Le fusil « Idéal » à pontet à lunettes est une arme raffinée et d’un fonctionnement sûr, qui participa au succès commercial fulgurant de la Manufacture d’Armes et Cycles de Saint-Étienne. La découverte d’une de ces armes dans une maison de famille est donc chose courante.
Ce fusil d’une grande finesse et d’une réelle élégance avait été conçu pour une clientèle aisée, souhaitant avoir une arme de classe. Les premiers fusils Idéal relèvent d’un brevet déposé le 27 novembre 1887 et accordé en février 1888.
Ce fusil Idéal, ultra moderne, dispose d’une conception radicalement différente, supprimant les ressorts à lames au profit d’hélicoïdaux et remplaçant la percussion par des marteaux internes par une percussion linéaire. Ce nec plus ultra du fusil sans chien se voulait être une construction « 100% mécanique », gage de modernité et de régularité de fabrication.

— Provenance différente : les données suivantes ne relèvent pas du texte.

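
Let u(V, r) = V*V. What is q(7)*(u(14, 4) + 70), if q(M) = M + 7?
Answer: 3724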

La main de l’artisan intervenait encore bien évidemment de nombreuses fois. C’est d’ailleurs cela qui en fait des fusils « industriels » d’une telle qualité. Mais c’est vraiment sur ce côté « industriel » qu’on insistait à l’époque.
A l’instar des valeurs humanistes qui se devaient d’illuminer le siècle nouveau, le fusil Idéal d’alors se voulait être une arme universelle.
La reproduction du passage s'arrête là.